In a hurry—he wanted to eat breakfast with Drächan, Indali and Kim—he acquiesced.

She fixed a blood pressure cuff to his upper arm, looking at his face as she squeezed the Velcro tight to his bicep. He could feel her breath on his skin as she pumped it up and took the reading. "I didn't need to do any of your after-care," she said, "as you've your own private nurse."

He glanced at her; her face was alert, focused on his with a hint of a smile. He looked straight ahead again. "Kim's not my nurse, or anyone's nurse, for that matter."

Rebecca moved around in front of David to check the incision, touching lightly around it with her ungloved hand. As she leaned in to get a closer look, her breast brushed his arm. Twice. His body responded. Noticing this, Rebecca slid her hand from his shoulder to his belly and down the front of his pants.

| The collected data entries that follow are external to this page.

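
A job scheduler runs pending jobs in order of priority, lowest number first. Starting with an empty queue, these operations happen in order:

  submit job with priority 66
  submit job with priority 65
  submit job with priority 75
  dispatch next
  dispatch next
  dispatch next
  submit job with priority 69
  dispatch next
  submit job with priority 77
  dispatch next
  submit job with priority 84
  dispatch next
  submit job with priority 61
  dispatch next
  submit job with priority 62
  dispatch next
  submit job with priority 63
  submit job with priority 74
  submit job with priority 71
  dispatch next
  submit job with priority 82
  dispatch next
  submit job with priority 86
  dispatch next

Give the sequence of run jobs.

65, 66, 75, 69, 77, 84, 61, 62, 63, 71, 74

insert 66 → {66}
insert 65 → {65, 66}
insert 75 → {65, 66, 75}
dispatch next → 65; now {66, 75}
dispatch next → 66; now {75}
dispatch next → 75; now {}
insert 69 → {69}
dispatch next → 69; now {}
insert 77 → {77}
dispatch next → 77; now {}
insert 84 → {84}
dispatch next → 84; now {}
insert 61 → {61}
dispatch next → 61; now {}
insert 62 → {62}
dispatch next → 62; now {}
insert 63 → {63}
insert 74 → {63, 74}
insert 71 → {63, 71, 74}
dispatch next → 63; now {71, 74}
insert 82 → {71, 74, 82}
dispatch next → 71; now {74, 82}
insert 86 → {74, 82, 86}
dispatch next → 74; now {82, 86}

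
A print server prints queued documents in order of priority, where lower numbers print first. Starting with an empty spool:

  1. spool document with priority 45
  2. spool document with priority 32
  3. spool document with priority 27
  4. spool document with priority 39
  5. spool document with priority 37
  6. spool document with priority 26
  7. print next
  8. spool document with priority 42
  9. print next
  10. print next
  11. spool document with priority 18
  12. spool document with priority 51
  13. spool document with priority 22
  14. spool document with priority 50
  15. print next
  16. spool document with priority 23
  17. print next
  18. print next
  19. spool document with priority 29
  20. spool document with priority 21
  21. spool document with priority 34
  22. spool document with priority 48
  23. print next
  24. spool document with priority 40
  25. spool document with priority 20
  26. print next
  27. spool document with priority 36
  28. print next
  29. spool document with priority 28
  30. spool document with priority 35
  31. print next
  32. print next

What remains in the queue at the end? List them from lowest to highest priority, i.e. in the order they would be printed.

insert 45 → {45}
insert 32 → {32, 45}
insert 27 → {27, 32, 45}
insert 39 → {27, 32, 39, 45}
insert 37 → {27, 32, 37, 39, 45}
insert 26 → {26, 27, 32, 37, 39, 45}
print next → 26; now {27, 32, 37, 39, 45}
insert 42 → {27, 32, 37, 39, 42, 45}
print next → 27; now {32, 37, 39, 42, 45}
print next → 32; now {37, 39, 42, 45}
insert 18 → {18, 37, 39, 42, 45}
insert 51 → {18, 37, 39, 42, 45, 51}
insert 22 → {18, 22, 37, 39, 42, 45, 51}
insert 50 → {18, 22, 37, 39, 42, 45, 50, 51}
print next → 18; now {22, 37, 39, 42, 45, 50, 51}
insert 23 → {22, 23, 37, 39, 42, 45, 50, 51}
print next → 22; now {23, 37, 39, 42, 45, 50, 51}
print next → 23; now {37, 39, 42, 45, 50, 51}
insert 29 → {29, 37, 39, 42, 45, 50, 51}
insert 21 → {21, 29, 37, 39, 42, 45, 50, 51}
insert 34 → {21, 29, 34, 37, 39, 42, 45, 50, 51}
insert 48 → {21, 29, 34, 37, 39, 42, 45, 48, 50, 51}
print next → 21; now {29, 34, 37, 39, 42, 45, 48, 50, 51}
insert 40 → {29, 34, 37, 39, 40, 42, 45, 48, 50, 51}
insert 20 → {20, 29, 34, 37, 39, 40, 42, 45, 48, 50, 51}
print next → 20; now {29, 34, 37, 39, 40, 42, 45, 48, 50, 51}
insert 36 → {29, 34, 36, 37, 39, 40, 42, 45, 48, 50, 51}
print next → 29; now {34, 36, 37, 39, 40, 42, 45, 48, 50, 51}
insert 28 → {28, 34, 36, 37, 39, 40, 42, 45, 48, 50, 51}
insert 35 → {28, 34, 35, 36, 37, 39, 40, 42, 45, 48, 50, 51}
print next → 28; now {34, 35, 36, 37, 39, 40, 42, 45, 48, 50, 51}
print next → 34; now {35, 36, 37, 39, 40, 42, 45, 48, 50, 51}

35 → 36 → 37 → 39 → 40 → 42 → 45 → 48 → 50 → 51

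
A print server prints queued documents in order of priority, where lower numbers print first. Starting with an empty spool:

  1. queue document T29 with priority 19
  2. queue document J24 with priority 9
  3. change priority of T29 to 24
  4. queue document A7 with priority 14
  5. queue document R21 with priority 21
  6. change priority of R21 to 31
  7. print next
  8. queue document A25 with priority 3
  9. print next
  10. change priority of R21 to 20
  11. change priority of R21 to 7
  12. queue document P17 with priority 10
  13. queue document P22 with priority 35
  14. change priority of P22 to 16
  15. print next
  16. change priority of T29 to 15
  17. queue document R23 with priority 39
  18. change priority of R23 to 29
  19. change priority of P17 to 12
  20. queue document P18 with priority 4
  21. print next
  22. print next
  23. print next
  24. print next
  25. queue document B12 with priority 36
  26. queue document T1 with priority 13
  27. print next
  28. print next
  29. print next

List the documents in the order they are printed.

add T29 (priority 19) → {T29:19}
add J24 (priority 9) → {J24:9, T29:19}
update T29 to priority 24 → {J24:9, T29:24}
add A7 (priority 14) → {J24:9, A7:14, T29:24}
add R21 (priority 21) → {J24:9, A7:14, R21:21, T29:24}
update R21 to priority 31 → {J24:9, A7:14, T29:24, R21:31}
print next → J24; now {A7:14, T29:24, R21:31}
add A25 (priority 3) → {A25:3, A7:14, T29:24, R21:31}
print next → A25; now {A7:14, T29:24, R21:31}
update R21 to priority 20 → {A7:14, R21:20, T29:24}
update R21 to priority 7 → {R21:7, A7:14, T29:24}
add P17 (priority 10) → {R21:7, P17:10, A7:14, T29:24}
add P22 (priority 35) → {R21:7, P17:10, A7:14, T29:24, P22:35}
update P22 to priority 16 → {R21:7, P17:10, A7:14, P22:16, T29:24}
print next → R21; now {P17:10, A7:14, P22:16, T29:24}
update T29 to priority 15 → {P17:10, A7:14, T29:15, P22:16}
add R23 (priority 39) → {P17:10, A7:14, T29:15, P22:16, R23:39}
update R23 to priority 29 → {P17:10, A7:14, T29:15, P22:16, R23:29}
update P17 to priority 12 → {P17:12, A7:14, T29:15, P22:16, R23:29}
add P18 (priority 4) → {P18:4, P17:12, A7:14, T29:15, P22:16, R23:29}
print next → P18; now {P17:12, A7:14, T29:15, P22:16, R23:29}
print next → P17; now {A7:14, T29:15, P22:16, R23:29}
print next → A7; now {T29:15, P22:16, R23:29}
print next → T29; now {P22:16, R23:29}
add B12 (priority 36) → {P22:16, R23:29, B12:36}
add T1 (priority 13) → {T1:13, P22:16, R23:29, B12:36}
print next → T1; now {P22:16, R23:29, B12:36}
print next → P22; now {R23:29, B12:36}
print next → R23; now {B12:36}

J24 → A25 → R21 → P18 → P17 → A7 → T29 → T1 → P22 → R23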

His first thought was of Kim: What would she think? His distaste for being ambushed quickly eclipsed his arousal. He had her wrist in his hand and up in the air before either of them blinked.

"You don't glove up for exams?" he asked, holding her wrist, not twisting.

"Oh, I must've forgotten," she said, face coloring.

He turned her loose and picked up his shirt and his pack. He left her standing there with her clipboard, checked his watch as he pulled on his shirt. Still time to eat with Kim and the children.